La recherche sur la période médiévale se concentre sur l’histoire de la littérature et l’histoire de l’art.
Le Moyen Âge est souvent associé au « silence » dans l’histoire des femmes et des mères, en raison du peu de témoignages dont les chercheurs disposent dès lors qu’ils s’intéressent à l’expérience de la maternité. Cependant, les thèses contestées de Philippe Ariès sur l’absence d’un sentiment de l’enfance au moyen âge ont suscité un réexamen critique de ce que l’on sait du rapport à la petite enfance dans la période pré-moderne. Elles ont donné l’impulsion à tout un travail de mise au jour de sources archéologiques, iconographiques et textuelles qui se poursuit encore actuellement. Le dépouillement des manuscrits et la prise en compte des textes littéraires, en particulier hagiographiques, qui demeuraient inconnus des chercheurs avant les années 1990, ont ouvert de nouvelles perspectives.
Dans ce contexte, il faut souligner la puissance et la récurrence des élaborations imaginaires entourant la lactation, notamment dans le domaine des représentations religieuses, qu’elles soient textuelles ou visuelles. La littérature hagiographique médiévale offre un réservoir de récits concernant la lactation de la Vierge ou de ses statues, les martyrs de vierges au cours desquels la poitrine est prise pour cible par les bourreaux, la transformation du sang de la victime en lait, ainsi que de récits d’allaitement plus ou moins merveilleux portant sur l’enfance des saints.
L’émergence et le succès croissant du motif iconographique de la vierge allaitante est un autre aspect de la puissance de cet imaginaire de l’allaitement, qui fera l’objet d’une enquête spécifique en histoire de l’art. Cette partie du projet vise à expliquer la discontinuité du thème iconographique pour la période médiévale. Il s’agira de comprendre quelles sont les conditions de naissance de cette iconographie en se concentrant sur la période de son apparition entre le 11e et le 12e siècle.
À première vue, les textes narratifs d’inspiration profane offrent beaucoup moins de prise à notre thématique.

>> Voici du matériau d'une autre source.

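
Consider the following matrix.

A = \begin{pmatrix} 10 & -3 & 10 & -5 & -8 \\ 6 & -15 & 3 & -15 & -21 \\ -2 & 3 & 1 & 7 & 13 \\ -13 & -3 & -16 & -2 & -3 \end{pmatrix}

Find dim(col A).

3

Row reduce to echelon form.
R2 ← R2 − (3/5)·R1: [0, -66/5, -3, -12, -81/5]
R3 ← R3 + (1/5)·R1: [0, 12/5, 3, 6, 57/5]
R4 ← R4 + (13/10)·R1: [0, -69/10, -3, -17/2, -67/5]
R3 ← R3 + (2/11)·R2: [0, 0, 27/11, 42/11, 93/11]
R4 ← R4 − (23/44)·R2: [0, 0, -63/44, -49/22, -217/44]
R4 ← R4 + (7/12)·R3: [0, 0, 0, 0, 0]
Echelon form has 3 nonzero rows, so rank(A) = 3.
The column space has dimension equal to the rank: 3.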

Cependant à y regarder de plus près, on y trouve nombre de mentions des soins dus aux nouveaux nés ainsi que d’autres qui concernent l’initiation des jeunes mères à l’allaitement. Or ces représentations n’ont pas pour seule fonction de créer un effet de réel. L’allaitement contribue à la construction de la filiation, il est encadré par des normes, par des rituels et par une répartition des rôles sexués qui ont toutes les chances de porter le poids de l’idéologie du lignage patrilinéaire. L’analyse détaillée des stratégies qui permettent d’amarrer fermement la notion d’allaitement à celle de la parenté fera l’objet d’une thèse de doctorat portant sur les histoires de femmes persécutées entre le XIIIe et le XVe siècle.
Par ailleurs, lorsqu’une référence un tant soit peu développée est faite à l’allaitement, la scène prend souvent place dans un contexte dramatique. Décès ou disparition de la mère, choix d’une nourrice, accident de la lactation, doutes sur la valeur du lait font écho à toutes les inquiétudes dont on trouve la trace dans les sociétés traditionnelles à propos de la survie des enfants en bas âge et que les enquêtes des historiens, des folkloristes et des ethnologues mettent au jour. La pratique de l’allaitement ne fait jamais l’économie d’une confrontation avec la vulnérabilité humaine. Une série d’enquêtes sur le traitement pathétique de l’enfant mourant au sein en contexte de famine, sur l’imaginaire genré de la poitrine, du sein et du giron et sur le célèbre récit de la guérison de Caradoc par le sein et le lait de son épouse dans la Première Continuation de Perceval viendront compléter le dispositif de la recherche.